After the announcement from the men of her ski club, Bestenbreur devises a cunning plan. It's time for action. “Through a sports friend I knew that the physiotherapist of the Dutch Ski Association, a man named Dos Winkel, had a bib number for the Vasaloppet, but that he could not participate. We agreed that friend would arrange that number for me without telling him it was meant to be for a woman.” Bestenbreur informs few people about her action. A red sticky mustache and a woolen hat serve as a simple yet effective cover-up. Everything is going according to plan, until she approaches the start. “I had to take off my gloves, exposing my somewhat small hands. I looked down a bit, grunted in a low voice, gave a wink and continued to the start. I don't think they suspected anything, but it was an exciting moment."

Birgitta Westhed

 

Of course Bestenbreur is not the first woman in the years between 1923 and 1980 who came up with the idea of a disguise to participate in the Vasaloppet. For example, there were women without starting numbers who got out of the race 500 meters before the finish, Birger Fält says. “The best-known example is the girlfriends Birgitta Westhed and Britt Dohsé in 1978. Dressed with fake mustaches and beards, they leave between the men from Sälen. During the race, Westhed is interviewed.

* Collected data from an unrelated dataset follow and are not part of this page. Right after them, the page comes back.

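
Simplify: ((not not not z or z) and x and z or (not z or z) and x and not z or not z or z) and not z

((not not not z or z) and x and z or (not z or z) and x and not z or not z or z) and not z
= ((not z or z) and x and z or (not z or z) and x and not z or not z or z) and not z
= ((not z or z) and x or not z or z) and not z
= (not z or z) and not z
= not z

not z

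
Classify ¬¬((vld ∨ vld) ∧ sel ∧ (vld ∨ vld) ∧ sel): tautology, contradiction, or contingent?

¬¬((vld ∨ vld) ∧ sel ∧ (vld ∨ vld) ∧ sel)
= ¬¬((vld ∨ vld) ∧ sel)   [idempotence]
= (vld ∨ vld) ∧ sel   [double negation]
= vld ∧ sel   [idempotence]
This depends on sel, vld, so it is not a constant.

contingent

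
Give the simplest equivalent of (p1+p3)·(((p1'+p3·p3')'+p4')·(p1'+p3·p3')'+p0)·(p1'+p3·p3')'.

(p1+p3)·(((p1'+p3·p3')'+p4')·(p1'+p3·p3')'+p0)·(p1'+p3·p3')'
= (p1+p3)·((p1'+p3·p3')'+p0)·(p1'+p3·p3')'
= (p1+p3)·(p1'+p3·p3')'
= (p1+p3)·(p1')'
= (p1+p3)·p1
= p1

p1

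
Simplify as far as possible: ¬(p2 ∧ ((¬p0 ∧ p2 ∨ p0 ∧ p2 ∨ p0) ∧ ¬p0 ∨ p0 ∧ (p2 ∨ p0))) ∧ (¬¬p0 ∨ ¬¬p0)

¬p2 ∧ p0

¬(p2 ∧ ((¬p0 ∧ p2 ∨ p0 ∧ p2 ∨ p0) ∧ ¬p0 ∨ p0 ∧ (p2 ∨ p0))) ∧ (¬¬p0 ∨ ¬¬p0)
= ¬(p2 ∧ ((¬p0 ∧ p2 ∨ p0 ∧ p2 ∨ p0) ∧ ¬p0 ∨ p0 ∧ (p2 ∨ p0))) ∧ ¬¬p0   — idempotence
= ¬(p2 ∧ ((p2 ∨ p0) ∧ ¬p0 ∨ p0 ∧ (p2 ∨ p0))) ∧ ¬¬p0   — distribution
= ¬(p2 ∧ ((p2 ∨ p0) ∧ ¬p0 ∨ p0 ∧ (p2 ∨ p0))) ∧ p0   — double negation
= ¬(p2 ∧ (p2 ∨ p0)) ∧ p0   — distribution
= ¬p2 ∧ p0   — absorption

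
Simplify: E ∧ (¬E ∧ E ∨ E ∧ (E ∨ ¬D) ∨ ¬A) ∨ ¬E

True

E ∧ (¬E ∧ E ∨ E ∧ (E ∨ ¬D) ∨ ¬A) ∨ ¬E
= E ∧ (E ∧ (E ∨ ¬D) ∨ ¬A) ∨ ¬E   (complement / identity)
= E ∧ (E ∨ ¬A) ∨ ¬E   (absorption)
= E ∨ ¬E   (absorption)
= True   (complement)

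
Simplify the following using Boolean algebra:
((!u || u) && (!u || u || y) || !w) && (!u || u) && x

x

((!u || u) && (!u || u || y) || !w) && (!u || u) && x
= (!u || u || !w) && (!u || u) && x   (absorption)
= (!u || u) && x   (absorption)
= x   (complement / identity)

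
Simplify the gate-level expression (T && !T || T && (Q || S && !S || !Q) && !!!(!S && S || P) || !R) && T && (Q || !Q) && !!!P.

T && !P

(T && !T || T && (Q || S && !S || !Q) && !!!(!S && S || P) || !R) && T && (Q || !Q) && !!!P
= (T && (Q || S && !S || !Q) && !!!(!S && S || P) || !R) && T && (Q || !Q) && !!!P   (complement / identity)
= (T && (Q || !Q) && !!!(!S && S || P) || !R) && T && (Q || !Q) && !!!P   (complement / identity)
= (T && (Q || !Q) && !!!P || !R) && T && (Q || !Q) && !!!P   (complement / identity)
= T && (Q || !Q) && !!!P   (absorption)
= T && !!!P   (complement / identity)
= T && !P   (double negation)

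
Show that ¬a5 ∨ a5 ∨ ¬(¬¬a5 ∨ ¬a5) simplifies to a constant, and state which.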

Rumors had been going around all day that women were taking part and that a journalist had discovered them.”

 

At the next stop, Westhed is not allowed to continue, it is not clear whether this has to do with the fact that she is a woman or that she is too late at the stopover, after which participants are not allowed to continue skiing. Her friend maneged to reach the finish. “But the organization was angry and did not give her a diploma. Women should not be allowed to cross-country more than 10 kilometers, women would incur additional costs because additional changing rooms had to be built, women would not be interested in participating. All nonsense of course. It was not until years later that she was rehabilitated.”

 

The incident causes cracks in the men's bastion, which the Vasaloppet then still is. In 1979, women are allowed to participate in the open competition. On the Monday, Tuesday and Wednesday before the big race, participants can ski their own race, from now on also for women.

 

Overtaken men

 

Bestenbreur's mission becomes a success two years after its Swedish predecessors. Number 11,037 begins in the backfield of the long trail of skiers, who plow their way through the snowy landscape. Skier after skier, man after man is overtaken by Bestenbreur. At the finish she passed about 7,000 overtaken men. Then the mustache and hat come off. Surprise everywhere in Mora. She is disqualified and the press wants to know who this woman is, who is attacking the Vasaloppet dressed as a man.

 

“Together with the Norwegian press, I have continued with an offensive. I have appeared in many Swedish, but especially Norwegian newspapers. Norwegian TV then wanted to follow me during the Birkebeinrennen (a similar cross-country race in Norway, in which women were allowed to participate), but that was too much for me. I wanted to be able to prepare well for that match and declined that offer. In retrospect, a pity, because there are now no moving images of that time.”

 

Addition

 

It is difficult to determine whether Bestenbreur's performance was the direct reason for allowing women to participate in the Vasaloppet. Fält thinks it is the sum of all sporting and social developments in the 1970s. “This great story could certainly have been the last push. There was an increasing fight for equal rights. The early 1980s was apparently the time for the Vasaloppet. When it was allowed in 1981, 379 women applied.

 

Bib number 11.037 is located in Tuitjenhorn, in a box with countless starting numbers, which summarizes Bestenbreur's rich sports career. On the bulging prize cabinet is a head model of a mannequin. A red mustache above the mouth of that white model. It is the red mustache of Vasaloppet's last forbidden female. Bestenbreur removes the mustache from the model, puts on some glue and sticks the mustache to her upper lip. Fist up. Battle on! She would do it again if she had to.